Bank of Singapore is expanding its staff strength even as it continues to attract new funds.
The private banking unit of OCBC has grown its total staff strength by 40 per cent from some 700 members at the end of 2010 to more than 1,000 at the end of this June.
Of that figure, it has increased its number of relationship managers by more than 50 per cent to around 290 managers of various nationalities since it started operations.
In 2010, OCBC acquired ING Asia Private Bank and combined it with its own private banking business to set up Bank of Singapore.
The chief executive officer of Bank of Singapore, Mr Renato de Guzman, told The Straits Times that the unit is growing its talent pool in a sustainable manner.
"With the increasing compliance and regulatory requirements of the private banking business, we are in fact investing more in support functions," he added.
Its assets under management have also been growing steadily over the years.

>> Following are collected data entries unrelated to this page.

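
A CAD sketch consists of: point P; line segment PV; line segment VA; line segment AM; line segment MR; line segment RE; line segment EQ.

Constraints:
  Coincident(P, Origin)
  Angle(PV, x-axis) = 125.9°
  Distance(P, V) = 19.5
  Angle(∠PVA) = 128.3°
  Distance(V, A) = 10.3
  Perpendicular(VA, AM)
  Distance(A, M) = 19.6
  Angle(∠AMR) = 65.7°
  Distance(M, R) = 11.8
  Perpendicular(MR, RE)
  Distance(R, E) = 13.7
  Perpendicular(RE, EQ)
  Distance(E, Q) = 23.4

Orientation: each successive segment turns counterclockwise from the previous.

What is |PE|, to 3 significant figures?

21.6

∠AMR = 65.7° gives MR at 21.9° from the x-axis; with |MR| = 11.8, R = (-11.6, 1.05). The perpendicularity gives RE at right angles to MR, so RE runs at 112°; with |RE| = 13.7, E = (-16.7, 13.8). Then |PE| = |E − P| = 21.6.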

By the end of this June, assets under management came to US$45 billion (S$56 billion), a rise of 26 per cent compared to the same period a year ago.
In the first half of this year alone, the bank attracted net inflow of fresh funds of close to US$3 billion.
The bank said its growth was broad-based across its key markets in Asia and the Indian subcontinent.
That helped it to pick up the "Outstanding Private Bank Asia Pacific 2013 award" at the recent 23rd Private Banker International Global Wealth Summit & Awards event.